No one really got high or left the immediate ridge, but it was amazing
I sat in the back as I rode home in pure ecstasy. At Bills, I loaded the packed glider onto my back and rode an hour in the dark through the farmlands until I reached the comfort of my dorm. I dropped everything as soon as the lock clicked behind me. I passed out on by bed in my riding gear. Waking the next day, most of my muscles were soar. Everything was tired. I had never thought about the muscles flying would need. I tried to explain to my friends in the geology department what I had experienced. The elation I wanted to share went mostly unheard. There was curiosity from most, but they just didn't know. They couldn't understand without having done it themselves. I was alone - at least until I called up Ryan, who had had to work that Saturday, and gave him the details. Ryan understood. He was jealous. I was still learning to make videos at the time, so please forgive the over dramatization from that day.
A couple weeks later was the Oceanside fly-in. I could only make it Sunday. I rode the bike the whole three hours to Cape Lookout from Eugene. I arrived at 10 am to already see pilots in the air. I called Ryan, told him it was on, and ran my pre-flight. I was in the air 15 minutes later. The cloud base was lower, but the lift was stronger. As I flew, more pilots arrived and launched. The sky was filling with more than 30+ gliders. Over two hours passed before I saw Ryan's wing below mine. I worked around and pulled along side him. We chatted a bit and then he took lead. I followed. We crossed the ravine nearest launch, a feat I had never dared before. Together, we worked further down the cape. I followed him into the clouds. We played a cloud base. I know it was unsafe, especially with all the other pilots in the air, but it was worth it to me then. It was all surreal. It wasn't real. I never felt safe, but I didn't feel unsafe either. The video below captures among the things already mentioned, a close call I had when trying to report another glider that had crashed. I escaped narrowly as my wing was brushed by pine needles.

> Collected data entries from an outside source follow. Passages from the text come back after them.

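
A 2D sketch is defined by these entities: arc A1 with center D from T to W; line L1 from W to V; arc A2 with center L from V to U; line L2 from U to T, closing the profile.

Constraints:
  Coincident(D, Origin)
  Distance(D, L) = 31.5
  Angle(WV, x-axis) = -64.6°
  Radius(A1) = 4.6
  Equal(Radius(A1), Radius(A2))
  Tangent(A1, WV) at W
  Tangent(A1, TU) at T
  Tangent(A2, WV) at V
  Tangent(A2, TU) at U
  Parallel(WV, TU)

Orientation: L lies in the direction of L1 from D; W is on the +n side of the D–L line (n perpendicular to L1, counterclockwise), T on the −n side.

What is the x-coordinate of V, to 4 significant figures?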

After 3 hours of flying, I had had enough and Ryan landed too. I didn't realize it until I was on the ground, but I was shaking. I didn't stop shaking for many minutes. I don't know if it was the cold, adrenaline, or exhaustion. Again, the wind died shortly after I landed and the pilots were forced to break away from the cape to land.

We talked to some other pilots, who said they were headed to a nearby site, Sollie Smith, where the light thermals would be fun to play in. We followed them in Ryan's car. It was a sledder. I'll just leave this video here to describe the flight. The date on the video doesn't match the story. Either my logs are wrong or my memory is. It doesn't matter though. The flights happened either way.